Danforth is an applied mathematician interested in modeling a variety of physical, biological, and social phenomenon. He has applied principles of chaos theory to improve weather forecasts as a member of the Mathematics and Climate Research Network, and developed a real-time remote sensor of global happiness using messages from Twitter: the Hedonometer. Danforth co-runs the Computational Story Lab with Peter Dodds, and helps run UVM's reading group on complexity.
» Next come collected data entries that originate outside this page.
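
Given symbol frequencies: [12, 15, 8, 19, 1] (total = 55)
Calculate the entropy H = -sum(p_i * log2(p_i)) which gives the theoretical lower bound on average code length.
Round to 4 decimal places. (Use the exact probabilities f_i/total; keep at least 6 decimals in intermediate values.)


Per-symbol terms -p_i * log2(p_i) with p_i = f_i/55:
  p = 12/55 = 0.218182: log2(p) = -2.196397, -p*log2(p) = 0.479214
  p = 15/55 = 0.272727: log2(p) = -1.874469, -p*log2(p) = 0.511219
  p = 8/55 = 0.145455: log2(p) = -2.781360, -p*log2(p) = 0.404561
  p = 19/55 = 0.345455: log2(p) = -1.533432, -p*log2(p) = 0.529731
  p = 1/55 = 0.018182: log2(p) = -5.781360, -p*log2(p) = 0.105116
H = 0.479214 + 0.511219 + 0.404561 + 0.529731 + 0.105116 = 2.029841

H = 2.0298 bits/symbol


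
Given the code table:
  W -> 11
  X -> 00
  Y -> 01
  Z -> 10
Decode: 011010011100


Decoding:
01 -> Y
10 -> Z
10 -> Z
01 -> Y
11 -> W
00 -> X


Result: YZZYWX


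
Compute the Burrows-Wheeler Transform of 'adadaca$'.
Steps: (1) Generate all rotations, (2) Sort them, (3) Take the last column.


Rotations (sorted):
  0: $adadaca -> last char: a
  1: a$adadac -> last char: c
  2: aca$adad -> last char: d
  3: adaca$ad -> last char: d
  4: adadaca$ -> last char: $
  5: ca$adada -> last char: a
  6: daca$ada -> last char: a
  7: dadaca$a -> last char: a


BWT = acdd$aaa


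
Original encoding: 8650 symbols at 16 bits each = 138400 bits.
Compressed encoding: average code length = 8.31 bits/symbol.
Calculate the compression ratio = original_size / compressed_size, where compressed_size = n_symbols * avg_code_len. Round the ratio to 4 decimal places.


original_size = n_symbols * orig_bits = 8650 * 16 = 138400 bits
compressed_size = n_symbols * avg_code_len = 8650 * 8.31 = 71881.5 bits
ratio = original_size / compressed_size = 138400 / 71881.5 = 1.9254

Compression ratio = 1.9254


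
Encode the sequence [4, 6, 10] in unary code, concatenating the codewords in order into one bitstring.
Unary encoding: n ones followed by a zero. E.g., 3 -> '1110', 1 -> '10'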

Laurent studies the interaction of structure and dynamics. His research involves network theory, statistical physics and nonlinear dynamics along with their applications in epidemiology, ecology, biology, and sociology. Recent projects include comparing complex networks of different nature, the coevolution of human behavior and infectious diseases, understanding the role of forest shape in determining stability of tropical forests, as well as the impact of echo chambers in political discussions.
Hines' work broadly focuses on finding ways to make electric energy more reliable, more affordable, with less environmental impact. Particular topics of interest include understanding the mechanisms by which small problems in the power grid become large blackouts, identifying and mitigating the stresses caused by large amounts of electric vehicle charging, and quantifying the impact of high penetrations of wind/solar on electricity systems.
Bagrow's interests include: Complex Networks (community detection, social modeling and human dynamics, statistical phenomena, graph similarity and isomorphism), Statistical Physics (non-equilibrium methods, phase transitions, percolation, interacting particle systems, spin glasses), and Optimization(glassy techniques such as simulated/quantum annealing, (non-gradient) minimization of noisy objective functions).